Les conservateurs américains ont multiplié les procès en faiblesse à l'égard de Joe Biden, accusé de faire partie de cette classe dirigeante qui a trop longtemps espéré voir la mondialisation favoriser une démocratisation chinoise.

Tenir tête à Pékin

Face à ces critiques, donc, l'équipe démocrate assure qu'elle saura tenir tête à Pékin. Antony Blinken a dit partager l'accusation de génocide perpétré par la Chine contre les musulmans ouïgours, rendue publique mardi par Mike Pompeo.

Nous devons nous attaquer aux pratiques abusives, injustes et illégales de la Chine en matière commerciale, a martelé de son côté la future secrétaire au Trésor Janet Yellen, reprenant elle aussi des accusations portées par l'administration Trump depuis quatre ans.

Janet Yellen, qui a les cheveux courts et blancs, s'adresse aux reporters, devant un drapeau américain.

Janet Yellen, future secrétaire au Trésor

Photo : Reuters / LEAH MILLIS

Quant à la prochaine directrice du renseignement national, Avril Haines, elle a admis que l'approche américaine vis-à-vis du géant asiatique devait évoluer et répondre à la réalité d'une Chine plus sûre d'elle et plus agressive.

Je suis favorable à une position agressive, a-t-elle assuré, en affirmant que les démocrates ne l'avaient pas été suffisamment sous l'administration de Barack Obama, dont Joe Biden était le vice-président, de 2009 à 2017.

Pour autant, Antony Blinken a promis une diplomatie à l'opposé de celle de Donald Trump, qui a bousculé ses alliés, flirté avec des autocrates, cassé les conventions internationales et méprisé les cercles multilatéraux.

Nous devons faire face à la Chine depuis une position de force, pas de faiblesse, a-t-il soutenu, en assurant que cela impliquait de travailler avec les alliés au lieu de les dénigrer, de participer aux institutions internationales et de les mener plutôt que de s'en désengager.

Même philosophie à l'égard de l'Iran

Plusieurs sénateurs, républicains mais aussi démocrates, ont manifesté leur inquiétude quant à la promesse de Joe Biden de revenir rapidement dans l'accord international de 2015 sur le nucléaire iranien, dont Donald Trump a claqué la porte en le jugeant insuffisant pour endiguer Téhéran.

Le prochain secrétaire d'État a affirmé que la sortie de cet accord, dénoncée avec constance par les alliés européens de Washington, avait renforcé la menace nucléaire iranienne.

Un Iran avec l'arme nucléaire ou sur le point d'avoir la capacité d'en fabriquer une rapidement serait un Iran encore plus dangereux que maintenant, a-t-il souligné.

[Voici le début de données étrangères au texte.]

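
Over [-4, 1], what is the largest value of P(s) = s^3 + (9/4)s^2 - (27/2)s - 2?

Differentiating, P'(s) = 3s^2 + (9/2)s - 27/2; whose only zero in [-4, 1] is s = -3.
Evaluating at the critical points and endpoints: P(-4) = 24,  P(-3) = 127/4,  P(1) = -49/4.
The maximum over the interval is 127/4, attained at s = -3.

127/4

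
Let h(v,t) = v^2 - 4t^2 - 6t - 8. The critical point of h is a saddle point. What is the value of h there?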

Un gros plan du président américain Joe Biden.

Le président désigné des États-Unis, Joe Biden, souhaite réintégrer l'accord de Paris sur le climat.

Photo : Getty Images / ANGELA WEISS

Et s'il a confirmé que le président Biden rejoindra à nouveau l'accord si l'Iran revient dans les limites de ses engagements nucléaires, dont il s'affranchit chaque jour un peu plus, il a prévenu qu'il ne s'agissait pas d'une fin en soi.

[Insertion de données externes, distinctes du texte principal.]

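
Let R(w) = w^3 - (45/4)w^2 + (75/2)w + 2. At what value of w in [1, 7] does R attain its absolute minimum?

The derivative is 3w^2 - (45/2)w + 75/2, which vanishes at w = 5/2 and w = 5.
Compare values at every candidate in [1, 7]: R(1) = 117/4, R(5/2) = 657/16, R(5) = 133/4, R(7) = 225/4.
Hence the absolute minimum is 117/4 at w = 1.

1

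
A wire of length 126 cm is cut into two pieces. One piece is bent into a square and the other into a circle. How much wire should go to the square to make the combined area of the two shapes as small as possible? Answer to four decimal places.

Let x be the length used for the square. Square side x/4; circle radius (126−x)/(2π).
A(x) = (x/4)² + π·((126−x)/(2π))² = x²/16 + (126−x)²/(4π) for 0 ≤ x ≤ 126. A'(x) = x/8 − (126−x)/(2π) = 0 gives x = 4·126/(π+4) ≈ 70.5725.
A'' = 1/8 + 1/(2π) > 0, so this gives the minimum combined area; x ≈ 70.5725 cm to the square.

70.5725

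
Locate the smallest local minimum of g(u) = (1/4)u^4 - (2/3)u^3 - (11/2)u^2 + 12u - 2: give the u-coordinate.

Critical points: g'(u) = u^3 - 2u^2 - 11u + 12 vanishes at u = -3, 1, 4.
g''(u) = 3u^2 - 4u - 11. g''(-3) = 28 > 0 ⇒ local minimum; g''(1) = -12 < 0 ⇒ local maximum; g''(4) = 21 > 0 ⇒ local minimum.
Thus g has its smallest local minimum at u = -3, with value -197/4.

-3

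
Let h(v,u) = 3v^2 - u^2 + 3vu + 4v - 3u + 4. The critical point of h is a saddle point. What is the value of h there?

131/21

∂h/∂v = 6v + 3u + 4 = 0 and ∂h/∂u = 3v - 2u - 3 = 0, so (v, u) = (1/21, -10/7).
The Hessian has h_{vv} = 6, h_{uu} = -2, h_{vu} = 3, giving D = -21 < 0, so the point is a saddle point.
h(1/21, -10/7) = 131/21.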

Nous utiliserions cela comme un point de départ, avec nos alliés et partenaires qui seraient à nouveau du même côté que nous, pour rechercher un accord plus fort et plus durable, a-t-il ajouté. Il a estimé que cela devrait inclure le programme de missiles balistiques de l'Iran ainsi que ses activités déstabilisatrices au Moyen-Orient.

Renforcer les alliances

Outre les dossiers spécifiques, Antony Blinken a promis de revigorer les alliances fondamentales des États-Unis pour les ramener en première ligne sur la scène internationale.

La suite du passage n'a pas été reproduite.